For all of these holes, I used a 1/2″ drill bit.
The next step is to drill the angled entrance holes. Since my drill press table was already set to 45 degrees, this was easy. Another benefit is that the vise is already positioned for my angled hole to meet up with the central one I drilled earlier. All I had to do was flip the piece around in the vise and drill until I broke into the central hole. I drilled a hole like this on all 4 sides.
Adding the Jar
The next step is to remove the inner lid from the mason jar and drill three holes. The first one, pictured, should be 1/2″ like the hole in the wood. I simply used the drill press to make one approximately in the center; this doesn’t have to be exact.
Then, I added two more holes for screws. These will be sized based on the size of the body of the screw. Again, precision isn’t that important here, as long as they’re on the cap.
Once the lid has the three holes in it, you can put the cap back together and screw it to the piece of wood as pictured. All I did was center the main hole, drill two pilot holes for the screws in the wood, and screw it together. I stuck it in the drill press vise, but used a hand drill for convenience.
Wrap up
The only thing remaining is a way to hang the trap. I simply drilled a hole straight through near the top. The drill press is handy to keep the drill bit from sliding around but not required.
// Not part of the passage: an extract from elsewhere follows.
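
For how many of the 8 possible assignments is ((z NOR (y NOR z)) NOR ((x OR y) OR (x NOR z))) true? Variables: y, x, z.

Satisfying assignments: (0,0,1)
Count: 1 out of 8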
And here’s a test run in the shop. I simply used some scrap bailing wire to hang it, but anything similar would work, such as twine.
And that’s that. Here’s where I would love to report that the trap has caught a ton of bees. Unfortunately, while there is a bit of sawdust in the jar, indicating to me that the bees have gone in, they haven’t gotten stuck. I have subsequently read that a trap like this really has to be under eaves or have a roof to ensure it doesn’t get too much light. I may try moving it when I get a chance and see if it makes a difference. In all, though, it was a quick little project that only used scrap material, so it is worth a shot. Certainly better than paying $20+ for something premade!